Apps and the future of health care.
As if helping to pioneer the Internet wasn’t enough, Larry Smarr, BA, MS ’70, ScD ’08, is now out to reconfigure health care. The astrophysicist‐turned‐computer scientist directs a research center, the California Institute for Telecommunications and Information Technology (Calit2), headquartered at the University of California, San Diego. He is a futurist who wants to help people take care of themselves using unobtrusive sensors and blood tests. In his vision, reams of data would go into apps that crunch numbers and display it in a useful way for people and their physicians.

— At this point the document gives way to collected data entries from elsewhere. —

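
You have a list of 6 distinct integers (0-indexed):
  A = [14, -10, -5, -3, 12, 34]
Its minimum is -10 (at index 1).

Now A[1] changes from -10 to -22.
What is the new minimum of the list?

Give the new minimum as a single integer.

Answer: -22

Derivation:
Old min = -10 (at index 1)
Change: A[1] -10 -> -22
Changed element WAS the min. Need to check: is -22 still <= all others?
  Min of remaining elements: -5
  New min = min(-22, -5) = -22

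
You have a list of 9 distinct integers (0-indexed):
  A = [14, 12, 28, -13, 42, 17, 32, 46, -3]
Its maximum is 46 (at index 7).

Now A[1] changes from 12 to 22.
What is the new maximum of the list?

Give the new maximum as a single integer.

Answer: 46

Derivation:
Old max = 46 (at index 7)
Change: A[1] 12 -> 22
Changed element was NOT the old max.
  New max = max(old_max, new_val) = max(46, 22) = 46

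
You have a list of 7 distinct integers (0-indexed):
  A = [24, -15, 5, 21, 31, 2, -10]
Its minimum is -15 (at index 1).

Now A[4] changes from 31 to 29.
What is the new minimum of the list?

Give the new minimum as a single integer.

Answer: -15

Derivation:
Old min = -15 (at index 1)
Change: A[4] 31 -> 29
Changed element was NOT the old min.
  New min = min(old_min, new_val) = min(-15, 29) = -15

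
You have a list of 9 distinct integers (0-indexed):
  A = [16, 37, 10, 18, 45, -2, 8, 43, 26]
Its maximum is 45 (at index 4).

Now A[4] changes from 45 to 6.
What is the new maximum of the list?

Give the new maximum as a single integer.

Answer: 43

Derivation:
Old max = 45 (at index 4)
Change: A[4] 45 -> 6
Changed element WAS the max -> may need rescan.
  Max of remaining elements: 43
  New max = max(6, 43) = 43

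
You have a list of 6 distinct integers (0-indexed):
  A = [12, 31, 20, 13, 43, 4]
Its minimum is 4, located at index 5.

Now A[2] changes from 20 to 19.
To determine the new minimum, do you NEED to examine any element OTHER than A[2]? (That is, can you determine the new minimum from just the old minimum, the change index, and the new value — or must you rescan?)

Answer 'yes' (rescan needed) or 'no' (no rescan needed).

Answer: no

Derivation:
Old min = 4 at index 5
Change at index 2: 20 -> 19
Index 2 was NOT the min. New min = min(4, 19). No rescan of other elements needed.
Needs rescan: no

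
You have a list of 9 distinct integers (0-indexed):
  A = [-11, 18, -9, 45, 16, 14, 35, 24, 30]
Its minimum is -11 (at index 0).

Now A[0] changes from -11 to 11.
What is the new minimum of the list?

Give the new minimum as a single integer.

Answer: -9

Derivation:
Old min = -11 (at index 0)
Change: A[0] -11 -> 11
Changed element WAS the min. Need to check: is 11 still <= all others?
  Min of remaining elements: -9
  New min = min(11, -9) = -9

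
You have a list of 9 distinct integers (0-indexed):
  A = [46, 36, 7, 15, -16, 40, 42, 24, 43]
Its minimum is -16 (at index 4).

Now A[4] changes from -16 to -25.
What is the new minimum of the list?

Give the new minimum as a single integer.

Answer: -25

Derivation:
Old min = -16 (at index 4)
Change: A[4] -16 -> -25
Changed element WAS the min. Need to check: is -25 still <= all others?
  Min of remaining elements: 7
  New min = min(-25, 7) = -25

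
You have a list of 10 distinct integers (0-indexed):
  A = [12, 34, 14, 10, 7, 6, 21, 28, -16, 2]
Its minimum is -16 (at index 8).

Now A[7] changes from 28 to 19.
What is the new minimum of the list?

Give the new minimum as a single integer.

Answer: -16

Derivation:
Old min = -16 (at index 8)
Change: A[7] 28 -> 19
Changed element was NOT the old min.
  New min = min(old_min, new_val) = min(-16, 19) = -16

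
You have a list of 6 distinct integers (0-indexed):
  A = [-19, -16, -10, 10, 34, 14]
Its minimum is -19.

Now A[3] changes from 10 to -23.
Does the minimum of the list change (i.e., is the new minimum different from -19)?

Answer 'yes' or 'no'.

Answer: yes

Derivation:
Old min = -19
Change: A[3] 10 -> -23
Changed element was NOT the min; min changes only if -23 < -19.
New min = -23; changed? yes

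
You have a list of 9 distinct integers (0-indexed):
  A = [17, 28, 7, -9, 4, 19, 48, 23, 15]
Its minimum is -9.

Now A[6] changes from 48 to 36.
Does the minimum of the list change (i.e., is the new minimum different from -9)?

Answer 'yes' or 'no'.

Answer: no

Derivation:
Old min = -9
Change: A[6] 48 -> 36
Changed element was NOT the min; min changes only if 36 < -9.
New min = -9; changed? no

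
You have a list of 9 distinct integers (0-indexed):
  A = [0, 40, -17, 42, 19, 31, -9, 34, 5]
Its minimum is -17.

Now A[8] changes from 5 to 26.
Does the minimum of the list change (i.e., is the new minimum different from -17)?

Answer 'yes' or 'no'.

Old min = -17
Change: A[8] 5 -> 26
Changed element was NOT the min; min changes only if 26 < -17.
New min = -17; changed? no

Answer: no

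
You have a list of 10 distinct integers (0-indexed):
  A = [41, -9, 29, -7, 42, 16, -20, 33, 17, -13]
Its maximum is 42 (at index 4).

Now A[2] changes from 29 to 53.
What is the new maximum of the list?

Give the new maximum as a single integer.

Answer: 53

Derivation:
Old max = 42 (at index 4)
Change: A[2] 29 -> 53
Changed element was NOT the old max.
  New max = max(old_max, new_val) = max(42, 53) = 53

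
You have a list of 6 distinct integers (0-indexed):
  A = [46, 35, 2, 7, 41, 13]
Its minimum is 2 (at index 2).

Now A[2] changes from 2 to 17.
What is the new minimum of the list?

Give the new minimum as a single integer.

Answer: 7

Derivation:
Old min = 2 (at index 2)
Change: A[2] 2 -> 17
Changed element WAS the min. Need to check: is 17 still <= all others?
  Min of remaining elements: 7
  New min = min(17, 7) = 7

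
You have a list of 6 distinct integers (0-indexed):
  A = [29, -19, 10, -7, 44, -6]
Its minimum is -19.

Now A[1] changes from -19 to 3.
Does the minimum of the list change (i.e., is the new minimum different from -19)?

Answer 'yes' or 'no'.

Old min = -19
Change: A[1] -19 -> 3
Changed element was the min; new min must be rechecked.
New min = -7; changed? yes

Answer: yes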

It was the burgeoning use of computer technology in automobiles that inspired Smarr. These days, more chips go into cars than into computers, he says. Some of the chips monitor engine system subcomponents, and in 2000 Smarr started looking into human monitors. “I didn’t expect to put chips into people, but you could use nanosensors, something like temporary tattoos,” he says. Calit2 already has developed such sensors to measure lactate and pH during exercise. “The feedback can make you aware when your body is beginning to go south on you.”
Smarr is his own test case. For years, he has charted more than 100 of his own bodily characteristics through periodic tests of his blood and stool. His largely normal blood samples eventually turned up an outlier. Smarr’s score for complex reactive protein, which indicates inflammation, was five times above normal, then climbed to 30 times. Smarr dug deeper. Using stool samples, he had his immune system analyzed and found a variable that was 100 times the normal value. By consulting the scientific literature with these precise measurements, Smarr was able to self‐diagnose that he had autoimmune inflammatory bowel disease, a type called Crohn’s.
Being a futurist can be a lonely business. “Last year, I was ‘crazy Larry with stool in his fridge,’ ” he says. “But now I’m seeing early adopters in the medical profession showing serious interest in becoming collaborators.”
Smarr doesn’t expect people to obsess about the numbers and types of bacteria in their intestine the way he does. “What I’m doing is exploring the future digital transformation of health care, except that in five to 10 years, apps will do the science part for you.”